Of course, the grand delusion paid off in the form of tax benefits intended for corporatisation of the divisions.
The Supreme Court disabused the first aspect of the agreement recently when it held that a family agreement cannot be made binding on the companies controlled by the parties to the agreement unless ratified by the companies concerned.

It now appears that the family settlement was crafted more with heart than with mind as if to make post-haste amends for shutting out the younger sibling from the oil scene, and instead guaranteeing the companies under his stable a concessional price for gas from RIL.

The second assumption that non-compete agreements are sacrosanct and foolproof had surprised many who knew that such agreements often were complied more in breach. Entrepreneurs get around the restrictions by setting up layers of investment companies.
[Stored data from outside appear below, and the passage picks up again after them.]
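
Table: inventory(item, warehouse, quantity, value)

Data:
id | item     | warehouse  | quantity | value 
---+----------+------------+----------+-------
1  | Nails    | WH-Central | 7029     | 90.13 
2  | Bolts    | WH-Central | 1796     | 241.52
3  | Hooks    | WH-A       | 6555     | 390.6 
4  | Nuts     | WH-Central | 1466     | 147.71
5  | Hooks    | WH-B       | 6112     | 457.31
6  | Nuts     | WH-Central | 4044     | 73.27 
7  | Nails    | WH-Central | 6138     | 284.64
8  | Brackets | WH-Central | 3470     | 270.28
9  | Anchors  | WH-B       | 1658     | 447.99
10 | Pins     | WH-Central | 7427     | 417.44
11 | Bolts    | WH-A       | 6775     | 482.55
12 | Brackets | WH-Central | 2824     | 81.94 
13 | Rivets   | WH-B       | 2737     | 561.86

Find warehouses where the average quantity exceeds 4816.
SELECT warehouse, AVG(quantity)
FROM inventory
GROUP BY warehouse
HAVING AVG(quantity) > 4816

Result:
  WH-A: avg=6665.00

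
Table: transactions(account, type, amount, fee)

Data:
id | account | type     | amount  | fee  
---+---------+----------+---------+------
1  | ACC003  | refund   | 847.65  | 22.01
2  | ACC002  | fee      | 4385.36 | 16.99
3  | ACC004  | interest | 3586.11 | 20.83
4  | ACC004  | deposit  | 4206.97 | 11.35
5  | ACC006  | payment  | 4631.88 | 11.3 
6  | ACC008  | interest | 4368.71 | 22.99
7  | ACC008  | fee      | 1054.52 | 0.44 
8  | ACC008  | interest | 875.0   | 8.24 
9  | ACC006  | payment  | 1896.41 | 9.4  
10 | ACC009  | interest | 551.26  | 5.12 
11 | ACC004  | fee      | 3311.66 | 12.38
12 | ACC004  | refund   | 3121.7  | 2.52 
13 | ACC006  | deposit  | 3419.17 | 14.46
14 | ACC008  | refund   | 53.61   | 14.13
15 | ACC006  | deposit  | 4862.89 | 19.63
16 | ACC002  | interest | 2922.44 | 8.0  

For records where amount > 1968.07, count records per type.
SELECT type, COUNT(*)
FROM transactions
WHERE amount > 1968.07
GROUP BY type

Note: WHERE filters rows before grouping.

Result:
  deposit: 3
  fee: 2
  interest: 3
  payment: 1
  refund: 1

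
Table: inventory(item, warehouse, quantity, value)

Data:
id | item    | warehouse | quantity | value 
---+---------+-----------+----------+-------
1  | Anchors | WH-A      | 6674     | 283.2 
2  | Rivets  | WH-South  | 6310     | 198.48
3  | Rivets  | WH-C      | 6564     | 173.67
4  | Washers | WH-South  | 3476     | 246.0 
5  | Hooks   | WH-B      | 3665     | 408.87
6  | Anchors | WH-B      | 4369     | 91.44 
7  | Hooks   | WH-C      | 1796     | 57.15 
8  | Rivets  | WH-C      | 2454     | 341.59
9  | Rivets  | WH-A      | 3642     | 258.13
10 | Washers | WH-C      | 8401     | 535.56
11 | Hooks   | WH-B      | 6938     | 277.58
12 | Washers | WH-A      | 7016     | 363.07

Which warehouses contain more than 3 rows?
SELECT warehouse, COUNT(*) as cnt
FROM inventory
GROUP BY warehouse
HAVING COUNT(*) > 3

Result:
  WH-C: 4

Note: HAVING filters groups after aggregation, WHERE filters rows before.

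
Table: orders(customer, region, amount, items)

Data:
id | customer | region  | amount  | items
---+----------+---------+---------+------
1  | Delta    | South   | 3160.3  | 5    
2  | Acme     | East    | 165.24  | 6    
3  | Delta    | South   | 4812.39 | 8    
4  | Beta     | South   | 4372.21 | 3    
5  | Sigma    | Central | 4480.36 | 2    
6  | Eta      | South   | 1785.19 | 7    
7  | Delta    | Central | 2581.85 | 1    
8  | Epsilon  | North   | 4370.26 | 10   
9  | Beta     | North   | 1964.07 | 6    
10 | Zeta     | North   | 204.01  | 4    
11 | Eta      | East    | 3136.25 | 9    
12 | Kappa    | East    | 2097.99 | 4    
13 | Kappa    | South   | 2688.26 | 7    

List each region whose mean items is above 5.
SELECT region, AVG(items)
FROM orders
GROUP BY region
HAVING AVG(items) > 5

Result:
  East: avg=6.33
  North: avg=6.67
  South: avg=6.00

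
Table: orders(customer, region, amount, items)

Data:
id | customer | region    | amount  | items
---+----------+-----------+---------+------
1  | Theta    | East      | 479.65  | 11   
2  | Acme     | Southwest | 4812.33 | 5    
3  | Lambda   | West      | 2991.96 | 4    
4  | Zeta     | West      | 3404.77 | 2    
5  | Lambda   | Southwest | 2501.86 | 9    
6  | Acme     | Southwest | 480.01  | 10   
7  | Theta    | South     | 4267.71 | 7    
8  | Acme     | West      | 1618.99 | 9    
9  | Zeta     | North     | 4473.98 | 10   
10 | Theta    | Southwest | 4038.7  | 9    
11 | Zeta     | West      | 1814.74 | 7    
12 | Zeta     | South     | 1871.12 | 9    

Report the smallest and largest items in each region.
SELECT region, MIN(items), MAX(items)
FROM orders
GROUP BY region

Result:
  East: min=11, max=11
  North: min=10, max=10
  South: min=7, max=9
  Southwest: min=5, max=10
  West: min=2, max=9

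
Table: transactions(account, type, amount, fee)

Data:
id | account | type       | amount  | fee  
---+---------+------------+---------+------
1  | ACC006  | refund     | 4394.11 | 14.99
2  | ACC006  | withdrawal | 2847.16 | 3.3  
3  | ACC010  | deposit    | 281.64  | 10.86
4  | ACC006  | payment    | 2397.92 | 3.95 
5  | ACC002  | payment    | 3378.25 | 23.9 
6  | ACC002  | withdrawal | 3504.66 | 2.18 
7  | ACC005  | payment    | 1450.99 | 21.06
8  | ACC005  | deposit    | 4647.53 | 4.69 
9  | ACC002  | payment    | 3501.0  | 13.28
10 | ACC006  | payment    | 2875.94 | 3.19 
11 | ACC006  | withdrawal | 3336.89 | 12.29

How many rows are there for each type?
SELECT type, COUNT(*) as count
FROM transactions
GROUP BY type

Result:
  deposit: 2
  payment: 5
  refund: 1
  withdrawal: 3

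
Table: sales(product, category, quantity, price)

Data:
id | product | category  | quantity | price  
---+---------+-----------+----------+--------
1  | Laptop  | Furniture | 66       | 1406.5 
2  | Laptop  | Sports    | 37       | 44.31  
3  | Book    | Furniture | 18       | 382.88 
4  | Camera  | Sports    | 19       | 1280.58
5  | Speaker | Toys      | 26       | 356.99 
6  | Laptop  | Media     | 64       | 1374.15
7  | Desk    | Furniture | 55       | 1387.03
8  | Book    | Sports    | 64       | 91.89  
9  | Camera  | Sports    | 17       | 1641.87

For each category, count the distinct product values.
SELECT category, COUNT(DISTINCT product)
FROM sales
GROUP BY category

Result:
  Furniture: 3 distinct
  Media: 1 distinct
  Sports: 3 distinct
  Toys: 1 distinct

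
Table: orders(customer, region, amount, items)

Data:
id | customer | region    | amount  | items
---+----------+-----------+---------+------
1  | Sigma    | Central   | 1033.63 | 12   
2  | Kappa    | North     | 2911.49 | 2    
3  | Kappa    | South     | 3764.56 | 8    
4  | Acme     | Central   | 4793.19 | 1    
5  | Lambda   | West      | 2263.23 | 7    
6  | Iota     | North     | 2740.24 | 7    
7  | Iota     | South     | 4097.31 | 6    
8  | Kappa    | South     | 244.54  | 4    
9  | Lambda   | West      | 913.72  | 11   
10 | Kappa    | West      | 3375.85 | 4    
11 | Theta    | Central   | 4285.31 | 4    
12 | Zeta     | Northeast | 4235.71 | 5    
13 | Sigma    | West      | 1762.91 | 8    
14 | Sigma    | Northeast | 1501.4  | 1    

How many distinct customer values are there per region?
SELECT region, COUNT(DISTINCT customer)
FROM orders
GROUP BY region

Result:
  Central: 3 distinct
  North: 2 distinct
  Northeast: 2 distinct
  South: 2 distinct
  West: 3 distinct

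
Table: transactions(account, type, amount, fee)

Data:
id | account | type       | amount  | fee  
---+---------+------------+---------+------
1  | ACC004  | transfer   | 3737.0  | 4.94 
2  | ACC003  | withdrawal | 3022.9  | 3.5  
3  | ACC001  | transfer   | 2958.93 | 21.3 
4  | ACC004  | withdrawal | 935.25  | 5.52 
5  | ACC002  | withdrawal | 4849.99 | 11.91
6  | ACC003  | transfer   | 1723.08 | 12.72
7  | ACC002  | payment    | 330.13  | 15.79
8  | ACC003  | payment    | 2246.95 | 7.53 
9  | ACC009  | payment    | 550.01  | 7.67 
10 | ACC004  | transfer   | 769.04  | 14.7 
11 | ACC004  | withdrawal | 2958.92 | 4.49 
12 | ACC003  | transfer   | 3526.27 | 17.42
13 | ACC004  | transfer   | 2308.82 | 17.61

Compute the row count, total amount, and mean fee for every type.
SELECT type,
       COUNT(*) as cnt,
       SUM(amount) as total_amount,
       AVG(fee) as avg_fee
FROM transactions
GROUP BY type

Result:
  payment: 3 records, 3127.09 total amount, 10.33 avg fee
  transfer: 6 records, 15023.14 total amount, 14.78 avg fee
  withdrawal: 4 records, 11767.06 total amount, 6.36 avg fee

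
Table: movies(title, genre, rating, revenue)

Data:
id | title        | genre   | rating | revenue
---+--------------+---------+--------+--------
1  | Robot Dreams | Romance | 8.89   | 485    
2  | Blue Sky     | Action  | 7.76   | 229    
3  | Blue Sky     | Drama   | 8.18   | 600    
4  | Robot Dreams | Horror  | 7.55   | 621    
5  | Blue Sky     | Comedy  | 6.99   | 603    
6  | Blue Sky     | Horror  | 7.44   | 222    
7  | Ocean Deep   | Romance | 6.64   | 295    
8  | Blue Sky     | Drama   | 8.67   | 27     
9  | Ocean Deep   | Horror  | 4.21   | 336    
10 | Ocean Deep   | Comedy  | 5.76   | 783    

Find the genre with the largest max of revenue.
SELECT genre, MAX(revenue) as val
FROM movies
GROUP BY genre
ORDER BY val DESC
LIMIT 1

Result: Comedy with max(revenue) = 783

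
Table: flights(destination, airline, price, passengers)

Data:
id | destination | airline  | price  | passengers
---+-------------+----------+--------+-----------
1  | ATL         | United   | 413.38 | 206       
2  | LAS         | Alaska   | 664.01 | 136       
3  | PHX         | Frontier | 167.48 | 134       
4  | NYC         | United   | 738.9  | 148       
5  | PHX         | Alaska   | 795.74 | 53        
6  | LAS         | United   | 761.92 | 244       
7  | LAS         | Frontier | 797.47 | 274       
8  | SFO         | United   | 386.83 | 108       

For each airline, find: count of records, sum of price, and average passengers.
SELECT airline,
       COUNT(*) as cnt,
       SUM(price) as total_price,
       AVG(passengers) as avg_passengers
FROM flights
GROUP BY airline

Result:
  Alaska: 2 records, 1459.75 total price, 94.50 avg passengers
  Frontier: 2 records, 964.95 total price, 204.00 avg passengers
  United: 4 records, 2301.03 total price, 176.50 avg passengers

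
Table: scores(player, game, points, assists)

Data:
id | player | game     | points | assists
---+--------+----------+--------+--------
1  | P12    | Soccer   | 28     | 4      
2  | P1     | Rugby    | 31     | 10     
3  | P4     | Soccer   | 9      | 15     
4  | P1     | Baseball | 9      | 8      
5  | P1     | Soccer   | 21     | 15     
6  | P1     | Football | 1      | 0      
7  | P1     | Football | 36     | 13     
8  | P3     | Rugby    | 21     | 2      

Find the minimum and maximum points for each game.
SELECT game, MIN(points), MAX(points)
FROM scores
GROUP BY game

Result:
  Baseball: min=9, max=9
  Football: min=1, max=36
  Rugby: min=21, max=31
  Soccer: min=9, max=28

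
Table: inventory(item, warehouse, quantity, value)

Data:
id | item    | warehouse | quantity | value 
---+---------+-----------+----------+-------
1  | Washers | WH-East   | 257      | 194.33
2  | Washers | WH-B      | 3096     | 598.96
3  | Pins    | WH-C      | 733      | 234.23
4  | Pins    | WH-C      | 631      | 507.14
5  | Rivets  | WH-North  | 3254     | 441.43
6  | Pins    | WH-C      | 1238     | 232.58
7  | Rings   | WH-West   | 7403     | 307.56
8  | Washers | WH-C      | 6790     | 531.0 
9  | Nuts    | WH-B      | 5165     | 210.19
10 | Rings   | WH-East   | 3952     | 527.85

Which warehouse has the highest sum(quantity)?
SELECT warehouse, SUM(quantity) as val
FROM inventory
GROUP BY warehouse
ORDER BY val DESC
LIMIT 1

Result: WH-C with sum(quantity) = 9392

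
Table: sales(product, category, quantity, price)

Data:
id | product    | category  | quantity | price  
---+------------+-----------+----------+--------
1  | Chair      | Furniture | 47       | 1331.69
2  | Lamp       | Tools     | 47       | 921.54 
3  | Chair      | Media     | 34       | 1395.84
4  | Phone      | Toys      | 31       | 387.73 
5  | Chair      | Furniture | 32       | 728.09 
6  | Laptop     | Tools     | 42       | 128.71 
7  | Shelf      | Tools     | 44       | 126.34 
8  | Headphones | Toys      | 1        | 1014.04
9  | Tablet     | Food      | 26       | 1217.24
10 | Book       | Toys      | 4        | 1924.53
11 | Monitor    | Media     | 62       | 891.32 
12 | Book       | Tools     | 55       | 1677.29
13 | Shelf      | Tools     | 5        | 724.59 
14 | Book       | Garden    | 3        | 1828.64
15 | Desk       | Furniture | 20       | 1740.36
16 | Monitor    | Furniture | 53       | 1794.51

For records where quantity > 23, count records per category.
SELECT category, COUNT(*)
FROM sales
WHERE quantity > 23
GROUP BY category

Note: WHERE filters rows before grouping.

Result:
  Food: 1
  Furniture: 3
  Media: 2
  Tools: 4
  Toys: 1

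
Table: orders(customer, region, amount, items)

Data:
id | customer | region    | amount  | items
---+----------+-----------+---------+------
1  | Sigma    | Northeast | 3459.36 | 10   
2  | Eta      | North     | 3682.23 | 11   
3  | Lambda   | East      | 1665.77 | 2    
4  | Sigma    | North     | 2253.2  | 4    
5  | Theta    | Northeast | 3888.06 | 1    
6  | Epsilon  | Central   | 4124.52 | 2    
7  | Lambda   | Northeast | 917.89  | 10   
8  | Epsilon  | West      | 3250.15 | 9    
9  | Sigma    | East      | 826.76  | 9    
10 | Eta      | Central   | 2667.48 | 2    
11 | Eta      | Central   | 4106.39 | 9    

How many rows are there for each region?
SELECT region, COUNT(*) as count
FROM orders
GROUP BY region

Result:
  Central: 3
  East: 2
  North: 2
  Northeast: 3
  West: 1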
It is just as well that wisdom has dawned on the Ambani brothers, who have agreed to smoke the peace pipe and scrap the non-compete agreements, except for gas-based power production.

BENEFITS OF UNITY

Dhirubhai Ambani must be smiling wherever he is at the latest turn of events. They herald the possibility of the estranged brothers coming together again and in the process merging the companies belonging to them under the banner of RIL, which would catapult it further up in the Fortune 500 list.

Even if they remain standalone companies but amenable to control by a family investment vehicle, as in the case of the Tatas and Birlas —Tata Sons Ltd and Pilani Investment respectively — it would serve the purpose of consolidation.